- Official poster
- Directed by: Arun
- Produced by: Sayed Hussain
- Starring: Sriimurali; Shreeki; Akul Balaji; Aishwarya Nag; Shravya Rao; Rekha Vedavyas;
- Cinematography: HK Chidananda
- Edited by: Akshay P Rao
- Music by: Vani Harikrishna
- Production company: County Film Makers
- Release date: 26 July 2013;
- Country: India
- Language: Kannada

= Loosegalu =

Kannada language Indian film

Loosegalu is a 2013 Indian Kannada-language romantic comedy film directed by Arun and starring Sriimurali, Shreeki, Akul Balaji, Aishwarya Nag, Shravya Rao, and Rekha Vedavyas.

== Cast ==
- Sriimurali as Kabir
- Shreeki as Buji
- Akul Balaji as Shankar
- Aishwarya Nag as Milky
- Shravya Rao
- Rekha Vedavyas as Maggie

==Production==
The film began production as Naavu Loosegalu Neevu Loosegalu before the title was shortened. The film is produced by restaurant owner Sayed Hussain. Vijay Raghavendra wore a wig for his role in the film. This film marked the debut of Om Prakash Rao and Rekha Das's daughter Shravya Rao. As part of film promotions, the film's title was written in 4D and the name of the film was written as a barcode.

==Soundtrack==
This film marks the debut of Vani Harikrishna, wife of V. Harikrishna, as a music director.

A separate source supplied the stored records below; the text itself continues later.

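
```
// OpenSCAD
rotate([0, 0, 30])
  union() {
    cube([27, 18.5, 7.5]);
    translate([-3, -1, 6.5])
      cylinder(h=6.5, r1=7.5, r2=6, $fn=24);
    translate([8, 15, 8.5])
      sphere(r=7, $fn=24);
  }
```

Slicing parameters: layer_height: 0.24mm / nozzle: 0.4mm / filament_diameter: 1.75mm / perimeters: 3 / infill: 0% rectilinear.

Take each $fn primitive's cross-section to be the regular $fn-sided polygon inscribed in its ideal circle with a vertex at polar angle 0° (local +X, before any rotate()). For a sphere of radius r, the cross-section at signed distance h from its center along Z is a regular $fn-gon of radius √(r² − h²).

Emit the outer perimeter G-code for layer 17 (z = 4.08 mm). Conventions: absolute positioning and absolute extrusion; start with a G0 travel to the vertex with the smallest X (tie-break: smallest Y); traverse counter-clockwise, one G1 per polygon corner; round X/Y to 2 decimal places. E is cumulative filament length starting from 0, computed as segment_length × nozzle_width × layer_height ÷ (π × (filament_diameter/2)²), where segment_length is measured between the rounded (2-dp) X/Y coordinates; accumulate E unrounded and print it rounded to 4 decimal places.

At z = 4.08 mm: the 27×18.5 cube contributes its full rectangle; the cone at (-3, -1) is absent (z outside [6.5, 13]); the r=7 sphere at (8, 15) contributes a regular 24-gon of circumradius √(7²−4.42²) = 5.428; Combining (union): the regions partially overlap (shared area 80.68 mm²), so overlapping operands fuse into one piece — 1 connected region; (whole slice rotated 30° about Z — lengths, areas and connectivity unchanged). The outline is a single polygon with 13 vertices. Extrusion per mm of travel: 0.4 × 0.24 / (π × 0.875²) = 0.039912. Accumulating E over each segment gives final E = 3.6780.

G0 X-9.25 Y16.02 Z4.08
G1 X0.00 Y0.00 E0.7383
G1 X23.38 Y13.50 E1.8159
G1 X14.13 Y29.52 E2.5542
G1 X1.23 Y22.07 E3.1487
G1 X0.83 Y22.23 E3.1659
G1 X-0.57 Y22.42 E3.2223
G1 X-1.98 Y22.23 E3.2791
G1 X-3.29 Y21.69 E3.3357
G1 X-4.41 Y20.83 E3.3920
G1 X-5.27 Y19.70 E3.4487
G1 X-5.81 Y18.40 E3.5049
G1 X-5.87 Y17.97 E3.5222
G1 X-9.25 Y16.02 E3.6780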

Restaurant worker Raghavendra worked as a lyric writer.

Track listing
| No. | Title | Singer(s) | Length |
|---|---|---|---|
| 1. | "Beso Ghali Edhu" | Deepak Doddare, Aishwarya | 3:24 |
| 2. | "Bheli Hari Odebandhe" | Vani Harikrishna | 4:04 |
| 3. | "Govindha" | Tippu | 3:59 |
| 4. | "Title Song" | Santhosh Venky, Suvarna Rathood | 1:46 |
| 5. | "Navvu Neevu Ella Loosegalu" | Shreyas, Rama | 4:26 |
| 6. | "Rabba Rabba" | Suvarna Rathood, Santhosh Venky | 4:17 |
| Total length: |  |  | 21:56 |

==Release and reception==
The film was initially scheduled to release on 19 July 2013 before the date was pushed to 26 July.

A critic from Sify opined that "The director has made an honest attempt to showcase youths and their troubles, but the movie falls short of expectations and in the process fails to impress the audience". A. Sharadhaa of The New Indian Express stated that "A moral lesson of sorts, Loosegalu tries to tell us about what happens when we try to take shortcuts to success but it loses track on the way". A critic from The Times of India wrote that "The movie has a good theme to deal with, but the narration is too slow and many times lengthy keeping you guessing what the director wants to say".